The science goes at least back to the 1890s, when Swedish chemist Svante Arrhenius quantified the link between rising global temperatures and increased atmospheric CO2 levels – mainly from coal production. In the mid 1950s scientists began to warn companies and governments about fossil fuel emissions.

“Oil and gas companies have a legal responsibility to reduce harm when harm is known from their products,” Heede said. “We know from their history they ignored those early signals, preferring to focus on profits, claiming it wasn’t their responsibility to reduce production.”

All this destroys arguments that energy firms polluted unwittingly and are generously making amends now they know better. This is why the latest trend is to muddy the links, creating doubt.
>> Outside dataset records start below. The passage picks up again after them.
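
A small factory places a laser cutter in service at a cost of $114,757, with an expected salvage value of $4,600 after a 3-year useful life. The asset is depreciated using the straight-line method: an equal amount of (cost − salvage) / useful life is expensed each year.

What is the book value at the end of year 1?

$78,038

Depreciable base = $114,757 − $4,600 = $110,157.
Annual expense = $110,157 / 3 = $36,719.
End of year 1: book value $78,038.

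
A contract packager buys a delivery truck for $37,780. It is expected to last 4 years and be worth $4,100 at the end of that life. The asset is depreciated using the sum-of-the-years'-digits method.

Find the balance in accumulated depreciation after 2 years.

Depreciable base = $37,780 − $4,100 = $33,680.
Sum of the years' digits = 4+3+2+1 = 10.
Year 1: $33,680 × 4/10 = $13,472. Book value $24,308.
Year 2: $33,680 × 3/10 = $10,104. Book value $14,204.
Accumulated through year 2 = $37,780 − $14,204 = $23,576.

$23,576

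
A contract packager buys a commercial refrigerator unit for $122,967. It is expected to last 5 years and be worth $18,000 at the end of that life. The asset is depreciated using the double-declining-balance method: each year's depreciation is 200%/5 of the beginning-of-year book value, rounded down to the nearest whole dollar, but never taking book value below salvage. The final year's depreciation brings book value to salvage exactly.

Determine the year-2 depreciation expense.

$29,512

Depreciable base = $122,967 − $18,000 = $104,967.
Year 1: ⌊$122,967 × 200%/5⌋ = $49,186. Book value $73,781.
Year 2: ⌊$73,781 × 200%/5⌋ = $29,512. Book value $44,269.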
Legally acceptable scientific proof becomes vital to pin down and pressure culprits to deal with the problem – made worse because of inherent imbalances between polluter and most victims. According to the thinktank Power Shift Africa, African countries, including minimally polluting Sierra Leone, will have to pay billions to adapt to climate change.

For Saul it’s obvious what’s happening. Roaming the mountains, he’s seen everything change. In December, heavy rains alerted everyone to the risk of flood, and convinced more people to believe him.

“Because of what they’ve contributed to glacial retreat, because of the rising temperatures, the company owes a whole lot to the planet,” Saul said. “I hope those who caused the global glacier retreat feel our claim.”

Eight years of campaigning takes its toll. He constantly travels the world, making speeches, giving interviews, going to court to help prove what he already knows. At home, he faced suspicion and rumours – some thought his travels meant he’d become rich. Had he sold the lake? Was he the puppet of foreign paymasters? He’s been verbally attacked at public meetings. His son, now 21, was teased at school.

But now, his daughter, 11, is studying climate change and there’s more information about, partly thanks to Saul’s campaigning. He won’t give up.

With all the attention focused on the story, it’s easy to forget that even a win won’t change much, or save carbon. This is a small suit with a modest payout and limited remit. But, on the other hand, it’s also about the future of the whole world.